The Inbetweeners: TV Review
In the past couple of years, MTV's scripted development has made impressive leaps in quality, with both the acclaimed Awkward and the underappreciated and now-canceled I Just Want My Pants Back. Next up is a remake of British series The Inbetweeners, which must have seemed like a no-brainer given how great and audacious that series was at taking the staid coming-of-age theme of teenagers and giving it a newer, filthier vibe.
Imagine Freaks and Geeks, only with less naivete and a relentless enthusiasm for graphic sexual references and truly inspired swearing -- then add a British accent. But it's always dubious to think that what passes for funny in England is going to work here. Even though original series creators Damon Beesley and Iain Morris are on board as executive producers and MTV got Brad Copeland (Arrested Development, Grounded for Life) to be the showrunner, the series can't get liftoff because it seems like a limp copy. There was considerably less gloss and sheen to the original (meaning it never felt like a manufactured sitcom), and there was something about the British cast that just worked perfectly, a collection of awkward teens trying to navigate high school with only one thing on their minds: getting laid.

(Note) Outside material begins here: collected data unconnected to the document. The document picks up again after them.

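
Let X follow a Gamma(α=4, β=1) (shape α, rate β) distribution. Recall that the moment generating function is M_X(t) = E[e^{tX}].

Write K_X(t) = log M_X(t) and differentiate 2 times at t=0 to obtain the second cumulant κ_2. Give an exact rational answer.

M_X(t) = (1 - t)^(-4)
K_X(t) = log M_X(t) = -4*log(1 - t)
dK/dt = -4/(t - 1)
d^2K/dt^2 = 4/(t^2 - 2*t + 1)

κ_2 = d^2K/dt^2 |_{t=0} = 4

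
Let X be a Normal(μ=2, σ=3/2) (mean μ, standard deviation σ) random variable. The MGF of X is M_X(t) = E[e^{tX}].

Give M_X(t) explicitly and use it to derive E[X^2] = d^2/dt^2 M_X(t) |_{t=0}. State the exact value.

E[X^2] = M′′(0) = 25/4

M_X(t) = e^(9*t^2/8 + 2*t)
M′(t) = 9*t*e^(2*t)*e^(9*t^2/8)/4 + 2*e^(2*t)*e^(9*t^2/8)
M′′(t) = 81*t^2*e^(2*t)*e^(9*t^2/8)/16 + 9*t*e^(2*t)*e^(9*t^2/8) + 25*e^(2*t)*e^(9*t^2/8)/4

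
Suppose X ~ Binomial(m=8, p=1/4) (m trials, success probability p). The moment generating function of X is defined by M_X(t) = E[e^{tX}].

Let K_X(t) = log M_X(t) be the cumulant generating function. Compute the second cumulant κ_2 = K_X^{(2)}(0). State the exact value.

κ_2 = d^2K/dt^2 |_{t=0} = 3/2

M_X(t) = (e^(t)/4 + 3/4)^8
K_X(t) = log M_X(t) = 8*log(e^(t)/4 + 3/4)
dK/dt = 8*e^(t)/(e^(t) + 3)
d^2K/dt^2 = 24*e^(t)/(e^(2*t) + 6*e^(t) + 9)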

It's one thing to cast a bunch of teenage misfits and let them flounder in a sea of cheerleaders, but the Brit version was able to give them charm and vulnerability under the crassness. MTV will be hard-pressed to repeat the swearing onslaught of the original, but part of the kids' redemption comes from being vile on the surface and just young boys underneath.

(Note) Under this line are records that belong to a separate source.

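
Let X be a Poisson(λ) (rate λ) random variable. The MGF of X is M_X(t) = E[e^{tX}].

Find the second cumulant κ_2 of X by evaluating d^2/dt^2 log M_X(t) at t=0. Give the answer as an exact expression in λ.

M_X(t) = e^(λ*(e^(t) - 1))
K_X(t) = log M_X(t) = λ*(e^(t) - 1)
K^(2)(t) = λ*e^(t)

κ_2 = K^(2)(0) = λ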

It's unlikely MTV will give its version that long a leash, contentwise, but it could. There's plenty of boner and boobies talk already in the pilot, of course, and it is cable. If most audiences haven't seen the original, then this Inbetweeners could certainly work because without direct comparisons to Brit actors Simon Bird (as Will) and Joe Thomas (as Simon), who were phenomenal in their roles, American actors Joey Pollari (as Will) and Bubba Lewis (as Simon) could be allowed to blossom and round out their dynamic (prep-schooler Will has moved to the daily nightmare of embarrassments that is public school, where Simon is paired with him so he won't get bullied). But hey, a copy is a copy, and it will always be held by critics to the standards of the original -- an unenviable burden in this case.
Of course, many said the same about The Office, an even more hallowed British comedy that was able to shake off the copy-cat comparisons and carve out a completely different world for itself.